Example 7 : A solid toy is in the form of a hemisphere surmounted by a right circular cone. The height of the cone is $2 \mathrm{~cm}$ and the diameter of the base is $4 \mathrm{~cm}$. Determine the volume of the toy. If a right circular cylinder circumscribes the toy, find the difference of the volumes of the cylinder and the toy. (Take $\pi=3.14$ )

Fig. 12.14

Solution : Let BPC be the hemisphere and ABC be the cone standing on the base of the hemisphere (see Fig. 12.14). The radius BO of the hemisphere (as well as of the cone) $=\dfrac{1}{2} \times 4 \mathrm{~cm}=2 \mathrm{~cm}$.
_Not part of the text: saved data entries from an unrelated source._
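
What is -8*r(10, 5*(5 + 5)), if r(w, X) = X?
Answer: -400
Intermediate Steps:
-8*r(10, 5*(5 + 5)) = -40*(5 + 5) = -40*10 = -8*50 = -400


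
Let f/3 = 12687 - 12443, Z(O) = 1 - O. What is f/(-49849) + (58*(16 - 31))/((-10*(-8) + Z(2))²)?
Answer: -606798/3938071 ≈ -0.15409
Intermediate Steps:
f = 732 (f = 3*(12687 - 12443) = 3*244 = 732)
f/(-49849) + (58*(16 - 31))/((-10*(-8) + Z(2))²) = 732/(-49849) + (58*(16 - 31))/((-10*(-8) + (1 - 1*2))²) = 732*(-1/49849) + (58*(-15))/((80 + (1 - 2))²) = -732/49849 - 870/(80 - 1)² = -732/49849 - 870/(79²) = -732/49849 - 870/6241 = -606798/3938071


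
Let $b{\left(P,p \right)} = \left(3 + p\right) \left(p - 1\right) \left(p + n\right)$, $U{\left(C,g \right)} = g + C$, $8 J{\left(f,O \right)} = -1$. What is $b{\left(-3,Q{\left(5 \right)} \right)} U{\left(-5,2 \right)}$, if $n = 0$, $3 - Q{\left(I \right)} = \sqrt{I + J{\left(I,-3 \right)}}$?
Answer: $- \frac{2151}{8} + \frac{981 \sqrt{78}}{32} \approx 1.8737$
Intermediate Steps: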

So, volume of the toy $=\dfrac{2}{3} \pi r^{3}+\dfrac{1}{3} \pi r^{2} h$

$$ =\left[\dfrac{2}{3} \times 3.14 \times(2)^{3}+\dfrac{1}{3} \times 3.14 \times(2)^{2} \times 2\right] \mathrm{cm}^{3}=25.12 \mathrm{~cm}^{3} $$

Now, let the right circular cylinder EFGH circumscribe the given solid. The radius of the base of the right circular cylinder $=\mathrm{HP}=\mathrm{BO}=2 \mathrm{~cm}$, and its height is

$$ \mathrm{EH}=\mathrm{AO}+\mathrm{OP}=(2+2) \mathrm{cm}=4 \mathrm{~cm} $$

So, the volume required $=$ volume of the right circular cylinder - volume of the toy

$$ \begin{aligned} & =\left(3.14 \times 2^{2} \times 4-25.12\right) \mathrm{cm}^{3} \\ & =25.12 \mathrm{~cm}^{3} \end{aligned} $$

Hence, the required difference of the two volumes $=25.12 \mathrm{~cm}^{3}$.

12.4 Summary

In this chapter, you have studied the following points:

1. To determine the surface area of an object formed by combining any two of the basic solids, namely, cuboid, cone, cylinder, sphere and hemisphere.

2. To find the volume of objects formed by combining any two of a cuboid, cone, cylinder, sphere and hemisphere.